Could someone help me with this?
I think I need to use inclusion/exclusion... so something like:How many 6 character lists can you make, where A-Z can be used for the first 3 positions and the digits 0-9 can be used for the last 3 positions. Important: The letter O and the digit 0 cannot be used in the same list.
number of all possible permutations (26^3 * 10^3) minus number of bad lists (lists with both O and 0).
I'm not sure how to calculate the number of bad lists, tho.
Thanks for your help!
Thanks for your reply! We actually used that method in class, but I'd like to know how to do it this way as well.
I've made a little more progress, I think...
Let X be the set of all possible permutations.
That is, |X| = (26)^3 * (10)^3
Let A be the set of permutations containing at least one 0.
That is, 26^3 * 1*10^2
Let B be the set of permutations containing at least one O.
That is, 1*26^2 * 10^3
Would I now need to find the intersection of A and B and subtract that from X? How would I find that intersection?
Your counts of the permutations containing at least one 0 etc. are wrong.
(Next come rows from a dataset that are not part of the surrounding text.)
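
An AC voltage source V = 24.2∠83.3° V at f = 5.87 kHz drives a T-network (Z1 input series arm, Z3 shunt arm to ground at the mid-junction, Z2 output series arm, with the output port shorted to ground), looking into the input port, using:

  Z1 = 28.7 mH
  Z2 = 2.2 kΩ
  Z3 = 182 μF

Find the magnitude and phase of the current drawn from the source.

Step 1 — Angular frequency: ω = 2π·f = 2π·5870 = 3.688e+04 rad/s.
Step 2 — Component impedances:
  Z1: Z = jωL = j·3.688e+04·0.0287 = 0 + j1059 Ω
  Z2: Z = R = 2200 Ω
  Z3: Z = 1/(jωC) = -j/(ω·C) = 0 - j0.149 Ω
Step 3 — With the output port shorted to ground, the output series arm Z2 runs from the junction to ground; the shunt arm Z3 also runs from the junction to ground. They appear in parallel: Z3 || Z2 = 1.009e-05 - j0.149 Ω.
Step 4 — Series with input arm Z1: Z_in = Z1 + (Z3 || Z2) = 1.009e-05 + j1058 Ω = 1058∠90.0° Ω.
Step 5 — Source phasor: V = 24.2∠83.3° V = 2.823 + j24.03 V.
Step 6 — Ohm's law: I = V / Z_total = (2.823 + j24.03) / (1.009e-05 + j1058) = 0.02271 - j0.002668 A.
Step 7 — Convert to polar: |I| = 0.02287 A, ∠I = -6.7°.

I = 0.02287∠-6.7° A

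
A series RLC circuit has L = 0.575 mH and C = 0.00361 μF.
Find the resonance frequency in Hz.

Step 1 — Resonance condition Im(Z)=0 gives ω₀ = 1/√(LC).
Step 2 — ω₀ = 1/√(0.000575·3.61e-09) = 6.941e+05 rad/s.
Step 3 — f₀ = ω₀/(2π) = 1.105e+05 Hz.

f₀ = 1.105e+05 Hz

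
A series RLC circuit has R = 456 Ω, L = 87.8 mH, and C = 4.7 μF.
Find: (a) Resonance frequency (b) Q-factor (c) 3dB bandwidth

Step 1 — Resonance condition Im(Z)=0 gives ω₀ = 1/√(LC).
Step 2 — ω₀ = 1/√(0.0878·4.7e-06) = 1557 rad/s.
Step 3 — f₀ = ω₀/(2π) = 247.8 Hz.
Step 4 — Series Q: Q = ω₀L/R = 1557·0.0878/456 = 0.2997.
Step 5 — 3dB bandwidth: Δω = ω₀/Q = 5194 rad/s; BW = Δω/(2π) = 826.6 Hz.

(a) f₀ = 247.8 Hz  (b) Q = 0.2997  (c) BW = 826.6 Hz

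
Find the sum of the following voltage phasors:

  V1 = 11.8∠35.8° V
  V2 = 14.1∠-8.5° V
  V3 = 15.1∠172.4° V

Step 1 — Convert each phasor to rectangular form:
  V1 = 11.8·(cos(35.8°) + j·sin(35.8°)) = 9.571 + j6.903 V
  V2 = 14.1·(cos(-8.5°) + j·sin(-8.5°)) = 13.95 - j2.084 V
  V3 = 15.1·(cos(172.4°) + j·sin(172.4°)) = -14.97 + j1.997 V
Step 2 — Sum components: V_total = 8.548 + j6.815 V.
Step 3 — Convert to polar: |V_total| = 10.93 V, ∠V_total = 38.6°.

V_total = 10.93∠38.6° V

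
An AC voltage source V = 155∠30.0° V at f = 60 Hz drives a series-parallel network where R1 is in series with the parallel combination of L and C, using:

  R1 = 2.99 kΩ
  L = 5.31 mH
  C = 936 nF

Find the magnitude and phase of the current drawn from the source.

Step 1 — Angular frequency: ω = 2π·f = 2π·60 = 377 rad/s.
Step 2 — Component impedances:
  R1: Z = R = 2990 Ω
  L: Z = jωL = j·377·0.00531 = 0 + j2.002 Ω
  C: Z = 1/(jωC) = -j/(ω·C) = 0 - j2834 Ω
Step 3 — Parallel branch: L || C = 1/(1/L + 1/C) = 0 + j2.003 Ω.
Step 4 — Series with R1: Z_total = R1 + (L || C) = 2990 + j2.003 Ω = 2990∠0.0° Ω.
Step 5 — Source phasor: V = 155∠30.0° V = 134.2 + j77.5 V.
Step 6 — Ohm's law: I = V / Z_total = (134.2 + j77.5) / (2990 + j2.003) = 0.04491 + j0.02589 A.
Step 7 — Convert to polar: |I| = 0.05184 A, ∠I = 30.0°.

I = 0.05184∠30.0° A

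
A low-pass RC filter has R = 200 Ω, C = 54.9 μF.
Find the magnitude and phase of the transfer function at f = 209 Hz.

Step 1 — Angular frequency: ω = 2π·209 = 1313 rad/s.
Step 2 — Transfer function: H(jω) = 1/(1 + jωRC).
Step 3 — Denominator: 1 + jωRC = 1 + j·1313·200·5.49e-05 = 1 + j14.42.
Step 4 — H = 0.004787 - j0.06902.
Step 5 — Magnitude: |H| = 0.06919 (-23.2 dB); phase: φ = -86.0°.

|H| = 0.06919 (-23.2 dB), φ = -86.0°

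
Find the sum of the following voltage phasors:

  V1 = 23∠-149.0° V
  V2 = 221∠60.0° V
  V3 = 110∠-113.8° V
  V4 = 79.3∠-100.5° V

Step 1 — Convert each phasor to rectangular form:
  V1 = 23·(cos(-149.0°) + j·sin(-149.0°)) = -19.71 - j11.85 V
  V2 = 221·(cos(60.0°) + j·sin(60.0°)) = 110.5 + j191.4 V
  V3 = 110·(cos(-113.8°) + j·sin(-113.8°)) = -44.39 - j100.6 V
  V4 = 79.3·(cos(-100.5°) + j·sin(-100.5°)) = -14.45 - j77.97 V
Step 2 — Sum components: V_total = 31.94 + j0.9281 V.
Step 3 — Convert to polar: |V_total| = 31.96 V, ∠V_total = 1.7°.

V_total = 31.96∠1.7° V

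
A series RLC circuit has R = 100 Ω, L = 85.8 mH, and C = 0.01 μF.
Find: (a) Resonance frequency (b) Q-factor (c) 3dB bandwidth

Step 1 — Resonance: ω₀ = 1/√(LC) = 1/√(0.0858·1e-08) = 3.414e+04 rad/s.
Step 2 — f₀ = ω₀/(2π) = 5433 Hz.
Step 3 — Series Q: Q = ω₀L/R = 3.414e+04·0.0858/100 = 29.29.
Step 4 — Bandwidth: Δω = ω₀/Q = 1166 rad/s; BW = Δω/(2π) = 185.5 Hz.

(a) f₀ = 5433 Hz  (b) Q = 29.29  (c) BW = 185.5 Hz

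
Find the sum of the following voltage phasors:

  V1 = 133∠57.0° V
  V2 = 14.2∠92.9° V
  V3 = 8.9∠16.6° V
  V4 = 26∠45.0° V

Step 1 — Convert each phasor to rectangular form:
  V1 = 133·(cos(57.0°) + j·sin(57.0°)) = 72.44 + j111.5 V
  V2 = 14.2·(cos(92.9°) + j·sin(92.9°)) = -0.7184 + j14.18 V
  V3 = 8.9·(cos(16.6°) + j·sin(16.6°)) = 8.529 + j2.543 V
  V4 = 26·(cos(45.0°) + j·sin(45.0°)) = 18.38 + j18.38 V
Step 2 — Sum components: V_total = 98.63 + j146.7 V.
Step 3 — Convert to polar: |V_total| = 176.7 V, ∠V_total = 56.1°.

V_total = 176.7∠56.1° V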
Remember that (1) the 0 may occur in any of 3 places (2) "at least one" includes 2 or 3 as well as 1.
If you really want to find the number of 3-digit numbers containing at least one 0, it's probably easiest to find the number of 3-digit numbers which do not contain any 0 and subtract that from 10^3.
The same approach applies to the problem of finding the number of 3-letter "words" containing at least one O.